The first release from Rabitrup, SWVMPS, was a nightmarish journey of industrial noise and damaged melody, as addictive as it was difficult to listen to, with emotional gut-punches to go along with the musical ones. The follow-up, SWVMPS II, is a slightly more accessible listen, but it’s still a difficult twenty minutes. Ineligible screams emerge from beneath hyper-speed drum’n’bass rhythms, along with waves of piercing noise and brutalised guitars, all emerging from some ruined, yet still human, psyche. But as overwhelming and challenging as it can be, SWVMPS II is a rewarding EP, offering a kind of catharsis that is as physical as it is emotional.
The original SWVMPS was a very individual release, possessed of a character that – whilst incredibly dark, and as difficult to listen to as it was to look away from – gave the record a naked, emotional edge. The follow-up is much more musically oppressive at all points, often coming across as if Skinny Puppy listened to the most challenging parts of their considerable back-catalogue and thought “nah, this is too tame”. For the first two tracks – ‘Locks’ and ‘Phantoms’ – the furious rhythms and air of general chaos is immense, never relenting or retreating for even a moment. As overwhelming as it may seem at first, there is an infectious energy to them, and just enough melody to get a handle on the music amongst the swirling chaos.
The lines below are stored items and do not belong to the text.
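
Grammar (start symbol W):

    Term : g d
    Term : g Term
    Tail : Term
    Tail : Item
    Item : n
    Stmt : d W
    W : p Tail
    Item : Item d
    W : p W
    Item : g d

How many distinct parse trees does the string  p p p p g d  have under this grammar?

Parse trees for p p p p g d:
  [W p [W p [W p [W p [Tail [Term g d]]]]]]
  [W p [W p [W p [W p [Tail [Item g d]]]]]]

2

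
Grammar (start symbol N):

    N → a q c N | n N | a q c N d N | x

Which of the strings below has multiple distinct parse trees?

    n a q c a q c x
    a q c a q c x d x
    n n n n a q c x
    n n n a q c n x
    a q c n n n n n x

n a q c a q c x: 1 tree
a q c a q c x d x: 2 trees
n n n n a q c x: 1 tree
n n n a q c n x: 1 tree
a q c n n n n n x: 1 tree

a q c a q c x d x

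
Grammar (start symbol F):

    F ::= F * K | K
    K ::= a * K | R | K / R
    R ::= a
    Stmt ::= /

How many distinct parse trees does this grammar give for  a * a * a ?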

It’s with third track, ‘Walls’, that a sense of creeping dread comes to the EP, built as it is upon waves of damaged, stuttering noise and ominous drones. Whilst it is too intense and sonically loud to fit in with dark ambient, it shares many of the aims and methods of that genre – the sense that this music promises harm and misery is present throughout, and made all the more effective for the slow, patient way it is expressed. It wouldn’t be a surprise if, in the future, a label such as Malignant Records ended up taking an interest in Rabitrup, as there’s considerable cross-over here between SWVMPS II and much of that label’s output.
Yet at the same time, it has to be emphasised how unique an experience Rabitrup creates. The combination of high-energy dance-influenced sounds, and the kind of oppressive atmospheres normally found in extreme metal and dark ambient, makes for an interesting duality; but also for an emotionally punishing, and rewarding, listen. And when compared with the previous EP, the removal of the spoken samples does wonders for the flow and (relative) accessibility of the record – it helps ensure all emotion and narrative is carried by the music alone, and it succeeds on both counts.